Владимир Мегре - «Анаста»
— Так быстро, как у мамы, у меня не получается.
— Почему?
— Потому что мама породистая.
— Что значит породистая? — удивился я.
— Это значит, что порода человека первоистоков сохранилась в ней.
— А в тебе почему не сохранилась? Понял... — А про себя подумал: «Это потому, что я непородистый. Это ему, наверное, так Анастасия объяснила. Зачем же тогда согласилась родить от непородистого? Никого другого не нашлось, значит?»
Сын внимательно посмотрел на меня. Возможно, он понял, о чём я подумал, и произнёс:
— Мама очень любит тебя, папа, пойдём со мной, я тебе покажу две вещи.
— Пойдём, — согласился я и пошёл за сыном.
Когда мы подошли к входу в землянку, где я ночевал с Анастасией при первой встрече, Володя отодвинул камень, открывая вход в продолговатую пещерку, или нору. Он просунул туда руку и вытащил, будто из сейфа, пустую бутылку из-под коньяка и палку.
Я узнал: это была та бутылка, из которой я пил коньяк при первой встрече на привале. «Надо же, она сохранила бутылку», — подумал я.
— А что это за палка? — спросил я у Володи.
— Это та палка, которой ты хотел побить маму, когда она не соглашалась отдавать тебе на воспитание меня, ещё нерождённого.
— Палку можно было бы не сохранять, — смущённо сказал я.
— Мама говорит, что когда ты держал эту палку, в тебе бушевало множество энергий, и теперь она ей дорога.
— А что она с ними, с этими вещами, делает? В бутылку хоть воды можно набрать.
— Мама не набирает в неё воды. Она часто приходит к этому месту, отодвигает камень, берет в руки бутылку и палку, смотрит на них с улыбкой и говорит слова. Она сделала так, что ты будешь жить вечно, папа. Время от времени засыпать на мгновение и просыпаться в новом теле.
— И как это можно сотворить словами? — поразился я.
— Словами можно очень многое сотворить, папа, и особенно, когда эти слова произносит мама, да ещё так часто их повторяет.
— Какие это слова, Володя? — тихо спросил я у сына.
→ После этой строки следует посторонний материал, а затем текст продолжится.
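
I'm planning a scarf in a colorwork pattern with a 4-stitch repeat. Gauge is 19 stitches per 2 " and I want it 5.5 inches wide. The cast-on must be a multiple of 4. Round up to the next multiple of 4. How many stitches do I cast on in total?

56 stitches.

19 / 2 = 9.5 sts per inch.
5.5 × 9.5 = 52.25 sts.
Next multiple of 4: 56.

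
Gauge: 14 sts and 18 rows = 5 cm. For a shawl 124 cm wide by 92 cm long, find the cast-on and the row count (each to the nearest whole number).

Stitch gauge = 14/5 = 2.8 sts/cm; 124 × 2.8 = 347.20 → 347 sts.
Row gauge = 18/5 = 3.6 rows/cm; 92 × 3.6 = 331.20 → 331 rows.

Cast on 347 stitches and work 331 rows.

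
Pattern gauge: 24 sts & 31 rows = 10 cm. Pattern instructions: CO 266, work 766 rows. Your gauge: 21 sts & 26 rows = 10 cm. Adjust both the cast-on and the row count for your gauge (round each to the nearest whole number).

Stitches: 266 × 21/24 = 232.75 → 233.
Rows: 766 × 26/31 = 642.45 → 642.

Cast on 233 stitches; work 642 rows.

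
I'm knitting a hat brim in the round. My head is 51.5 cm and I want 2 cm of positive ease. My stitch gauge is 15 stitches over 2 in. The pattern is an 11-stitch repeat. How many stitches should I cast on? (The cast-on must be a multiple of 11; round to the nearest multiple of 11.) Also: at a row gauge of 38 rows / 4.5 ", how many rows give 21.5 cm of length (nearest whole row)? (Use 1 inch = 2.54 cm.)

Cast on 154 stitches; work 71 rows.

Finished = 51.5 + 2 = 53.5 cm.
53.5 cm × 1/2.54 = 21.06 inches.
15/2 = 7.5 sts per in; 21.06 × 7.5 = 157.97 sts.
Nearest multiple of 11 → 154.
21.5 cm = 8.46 inches; × 8.444 = 71.48 → 71 rows.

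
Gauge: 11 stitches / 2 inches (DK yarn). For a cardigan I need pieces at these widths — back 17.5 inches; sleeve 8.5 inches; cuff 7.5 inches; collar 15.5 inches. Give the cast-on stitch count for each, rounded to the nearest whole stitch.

back 96; sleeve 47; cuff 41; collar 85.

Rate = 11/2 = 5.5 sts per in.
back: 17.5 × 5.5 = 96.25 → 96.
sleeve: 8.5 × 5.5 = 46.75 → 47.
cuff: 7.5 × 5.5 = 41.25 → 41.
collar: 15.5 × 5.5 = 85.25 → 85.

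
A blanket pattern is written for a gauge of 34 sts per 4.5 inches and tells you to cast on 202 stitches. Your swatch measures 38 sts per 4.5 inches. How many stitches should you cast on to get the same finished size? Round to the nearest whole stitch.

Cast on 226 stitches.

Scale factor = 38 / 34 = 1.118.
202 × 38 / 34 = 225.76 sts.
→ 226 sts.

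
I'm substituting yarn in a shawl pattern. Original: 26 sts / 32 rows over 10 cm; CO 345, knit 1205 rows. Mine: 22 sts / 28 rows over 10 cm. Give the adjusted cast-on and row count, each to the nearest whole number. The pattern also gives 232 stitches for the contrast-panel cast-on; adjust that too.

Stitches: 345 × 22/26 = 291.92 → 292.
Rows: 1205 × 28/32 = 1054.38 → 1054.
contrast-panel cast-on: 232 × 22/26 = 196.31 → 196.

Cast on 292 stitches; work 1054 rows; contrast-panel cast-on 196 stitches.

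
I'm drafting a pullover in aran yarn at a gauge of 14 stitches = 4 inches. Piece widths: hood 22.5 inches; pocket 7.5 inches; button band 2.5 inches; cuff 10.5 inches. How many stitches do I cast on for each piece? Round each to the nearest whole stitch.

hood 79; pocket 26; button band 9; cuff 37.

Rate = 14/4 = 3.5 sts per in.
hood: 22.5 × 3.5 = 78.75 → 79.
pocket: 7.5 × 3.5 = 26.25 → 26.
button band: 2.5 × 3.5 = 8.75 → 9.
cuff: 10.5 × 3.5 = 36.75 → 37.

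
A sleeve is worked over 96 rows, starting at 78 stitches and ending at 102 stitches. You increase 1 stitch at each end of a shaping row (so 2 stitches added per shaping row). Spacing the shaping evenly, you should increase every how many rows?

Increase every 8th row.

Stitches to add: |102 − 78| = 24.
Shaping rows needed: 24 / 2 = 12.
96 rows / 12 = every 8 rows.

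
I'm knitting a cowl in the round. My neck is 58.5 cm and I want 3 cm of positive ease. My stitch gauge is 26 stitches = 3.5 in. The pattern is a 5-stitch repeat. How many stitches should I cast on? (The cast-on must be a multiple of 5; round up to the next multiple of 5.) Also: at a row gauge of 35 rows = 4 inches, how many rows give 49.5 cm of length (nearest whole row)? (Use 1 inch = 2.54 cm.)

Finished = 58.5 + 3 = 61.5 cm.
61.5 cm × 1/2.54 = 24.21 inches.
26/3.5 = 7.429 sts per in; 24.21 × 7.429 = 179.87 sts.
Next multiple of 5 → 180.
49.5 cm = 19.49 inches; × 8.75 = 170.52 → 171 rows.

Cast on 180 stitches; work 171 rows.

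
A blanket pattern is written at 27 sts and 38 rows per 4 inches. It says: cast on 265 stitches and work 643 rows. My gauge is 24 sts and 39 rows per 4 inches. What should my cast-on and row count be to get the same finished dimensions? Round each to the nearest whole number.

Cast on 236 stitches; work 660 rows.

Stitches: 265 × 24/27 = 235.56 → 236.
Rows: 643 × 39/38 = 659.92 → 660.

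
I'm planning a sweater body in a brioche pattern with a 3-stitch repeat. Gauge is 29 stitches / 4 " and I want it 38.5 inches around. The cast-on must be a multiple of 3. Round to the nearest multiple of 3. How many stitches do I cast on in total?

CO 279 sts.

29 / 4 = 7.25 sts per inch.
38.5 × 7.25 = 279.12 sts.
Nearest multiple of 3: 279.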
И мой сын начал, как стихи, читать слова, часто произносимые на этом месте Анастасией:
— Любимый мой, вечность впереди у нас с тобой. Вступает жизнь всегда в свои права. Лучик солнышка блеснёт весной, в новое оденется Душа, но и тело бренное не зря смиренно, обнимется с землей, свежие цветы, трава взойдут от наших тел весной. Если ж во Вселенной необъятной ты пылинками развеешься, неверие храня, из пылинок, в вечностях блуждающих, мой любимый, соберу тебя.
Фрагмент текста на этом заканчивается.